Previsões de produção apontam para recorde de produção global
A perspectiva de oferta de médio prazo permanece decididamente baixista para os preços. A produção de café do Vietname em 2025/26 está projetada para subir 6% em relação ao ano anterior, para 1,76 milhões de toneladas métricas (29,4 milhões de sacos), marcando o maior nível de produção em quatro anos. A Associação de Café e Cacau do Vietname prevê que a produção possa aumentar mais 10% se o clima favorável persistir, fortalecendo ainda mais a disponibilidade de robusta.

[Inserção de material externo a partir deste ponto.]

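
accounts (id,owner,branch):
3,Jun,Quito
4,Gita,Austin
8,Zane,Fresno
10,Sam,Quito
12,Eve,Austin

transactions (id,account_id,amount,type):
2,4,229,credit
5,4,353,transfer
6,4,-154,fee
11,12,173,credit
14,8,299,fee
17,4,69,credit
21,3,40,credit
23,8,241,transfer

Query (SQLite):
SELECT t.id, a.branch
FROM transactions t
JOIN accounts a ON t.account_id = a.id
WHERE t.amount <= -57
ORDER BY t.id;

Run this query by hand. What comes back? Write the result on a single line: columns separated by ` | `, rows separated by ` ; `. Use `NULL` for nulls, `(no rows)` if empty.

6 | Austin

Each transactions row matches the accounts row where account_id = accounts.id.
Then keep rows with t.amount <= -57.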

Em escala global, o Serviço de Agricultura Estrangeira do USDA (FAS) divulgou previsões em 18 de dezembro projetando uma produção mundial de café em 2025/26 de um recorde de 178,848 milhões de sacos—um aumento de 2% em relação ao ano anterior. Essa soma oculta mudanças significativas na composição: espera-se que a produção de arábica contraia 4,7%, para 95,515 milhões de sacos, enquanto a produção de robusta aumente 10,9%, para 83,333 milhões de sacos. A colheita do Brasil deve diminuir 3,1%, para 63 milhões de sacos, enquanto a produção do Vietname deve subir 6,2%, para 30,8 milhões de sacos, o maior em quatro anos.
Contração de estoques oferece suporte limitado aos preços
Sinais de redução dos estoques globais oferecem suporte modesto em meio à narrativa mais ampla de oferta bearish. A Organização Internacional do Café (ICO) relatou em 7 de novembro que as exportações globais de café para o ano comercial atual (de outubro a setembro) diminuíram 0,3% em relação ao ano anterior, para 138,658 milhões de sacos. No entanto, os estoques finais para a temporada de 2025/26 devem cair apenas 5,4%, para 20,148 milhões de sacos, sugerindo uma oferta abundante apesar de reduções moderadas.
A combinação do alívio meteorológico de curto prazo no Brasil, a produção global recorde projetada, os ganhos de produção do Vietname e o fortalecimento emergente do mercado de robusta através do mercado de robusta de Londres indicam uma continuação da pressão de preços nos trimestres à frente.